A few years ago, I learned of a method of cooking a whole chicken that became quite popular with college football game tailgating. Foodies explored the idea of roasting a whole chicken on a grill without a spit, and yet end up with a juicy and flavorful bird. The answer came in what is scientifically called indirect grilling. Tailgators simply opened up a can of beer, shoved it into the open crevice of a whole chicken, and then placed it on the grill in a seated position. The heat from the grill will boil the beer and create steam inside the chicken, cooking and basting it while the outer skin ends up crispy.

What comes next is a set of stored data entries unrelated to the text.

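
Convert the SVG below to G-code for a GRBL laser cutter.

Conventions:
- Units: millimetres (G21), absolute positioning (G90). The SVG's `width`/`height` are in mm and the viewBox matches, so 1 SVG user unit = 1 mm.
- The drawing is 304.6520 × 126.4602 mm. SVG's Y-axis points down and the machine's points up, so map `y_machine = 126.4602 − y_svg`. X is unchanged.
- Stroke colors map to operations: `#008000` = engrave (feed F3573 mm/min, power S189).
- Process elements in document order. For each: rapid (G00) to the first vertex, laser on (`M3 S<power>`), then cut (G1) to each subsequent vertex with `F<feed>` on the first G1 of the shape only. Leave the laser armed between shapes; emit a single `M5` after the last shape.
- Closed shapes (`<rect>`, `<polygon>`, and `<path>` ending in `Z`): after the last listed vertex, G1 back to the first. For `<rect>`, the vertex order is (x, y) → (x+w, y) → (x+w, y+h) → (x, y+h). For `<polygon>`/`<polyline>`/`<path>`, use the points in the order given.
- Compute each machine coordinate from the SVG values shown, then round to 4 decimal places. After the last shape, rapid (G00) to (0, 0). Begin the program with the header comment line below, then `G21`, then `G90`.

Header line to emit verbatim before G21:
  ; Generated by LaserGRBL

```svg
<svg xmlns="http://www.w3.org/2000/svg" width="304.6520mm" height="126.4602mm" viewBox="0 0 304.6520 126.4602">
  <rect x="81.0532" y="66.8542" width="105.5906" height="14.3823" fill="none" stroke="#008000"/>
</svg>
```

; Generated by LaserGRBL
G21
G90
G00 X81.0532 Y59.6060
M3 S189
G1 X186.6438 Y59.6060 F3573
G1 X186.6438 Y45.2237
G1 X81.0532 Y45.2237
G1 X81.0532 Y59.6060
M5
G00 X0.0000 Y0.0000

Since the viewBox matches the mm dimensions, user units are millimetres directly. The only transform is the Y-flip y_m = 126.4602 − y_svg.

Shape 1 is a rectangle drawn with `<rect>`. Its stroke #008000 means engrave at S189, F3573. After flipping Y the toolpath is (81.0532,59.6060) → (186.6438,59.6060) → (186.6438,45.2237) → (81.0532,45.2237) → (81.0532,59.6060), returning to the start.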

Much variation on beer can chicken has been explored. Some like to use beer, others use wine or even chicken broth. Some try water, but that doesn’t seem too flavorful in my book. The exploration took beer can chicken outside of tailgating and into the kitchen, which is how I first tried it. Instead of a grill, I used my oven, and I can’t imagine any other way to cook chicken now.
In order to pull this off yourself, you will need a special stand you can find now in many hardware stores. I know the old way was to simply balance the chicken on the can, but trust me, a stand can cost as little as a dollar and can make life so much easier.
I generally like to use my barbecue spice rub on the chicken, but this technique of indirect grilling offers loads of variety to literally make the flavor anything you desire.
Beer Can Chicken
- 1 whole chicken
- 1 can of beer, preferably at room temperature
- 1/4 cup of olive oil
- 1/2 cup of the spice rub of your choice
- Preheat the oven to 400º.
- Open the can of beer and pour half of it out (or drink half).
- Using a can opener, remove the entire top of the can, so it’s open like a glass.
- Place two tbsp of the spice rub into the beer and stir a little.
- Set up the can on your indirect grilling stand.
- Using the olive oil, rub the oil all over the chicken. Use your hands to get into all the outer areas, under the wings, between the folds of the legs. Make sure the chicken is fully coated with oil.
- Rub the chicken with the remaining spice rub.
- Place the chicken on the stand in the sitting position it will end up in, can up it’s opening.
- Wait 10 minutes to let the rub work its way into the chicken a bit, then place it in the oven. It’s good to use a baking dish or cookie sheet underneath to catch any mess.
- Cook the chicken for 15-20 minutes at 400º, then lower the heat to 350º.
- Continue cooking the chicken at 350º for two hours, or until it’s done.
- Pull the chicken out of the oven and allow it to rest for 10-20 minutes before carving.
I’d advise not using ice cold beer. I know it tastes good to drink, but in this recipe we want the beer to get heated and bubbling so it creates steam inside the chicken. Opening the top of the can is to make sure plenty of steam gets into the meat.
The oil serves two purposes. First it will make the chicken moist and golden as opposed to cooked and dry. Second, it helps hold the spices onto the bird.
When applying the rub, be sure to rub firmly, as you want the spices to get into the meat and flavor it. Rubbing lightly or coating the chicken will flavor the skin, but not the meat. I usually like to get some inside the chicken as well.
Use a meat thermometer when checking to see if the chicken is done. Stab it into the breast and get it deep in there. I highly advise cooking the chicken for at least 1 1/2 hours after you turn the heat down. In my kitchen, two hours brings me a a perfect bird. It might be different for you.
I mentioned before, you can variate this to your heart’s content. I originally used my barbeque spice rub, but then later tried doing things more “Slovak” style with just Vegeta, paprika, and black pepper. I’ve even taken a whole chicken and marinated it using the recipe I have for Greek style chicken. One of these days I might try a more Mexican flavor or Asian flavor.
The liquid you use is also open to variation. Many say to use a light-colored beer, but I’ve tried this with darks, lights, stouts, ales, etc. Even a beer as thick as Guinness worked quite well. You can use wine instead of the beer, or even stock. Some tried water, but I think it defeats the purpose. When I did it Greek style, I simply poured some of the marinade into the can. Worked wonderfully.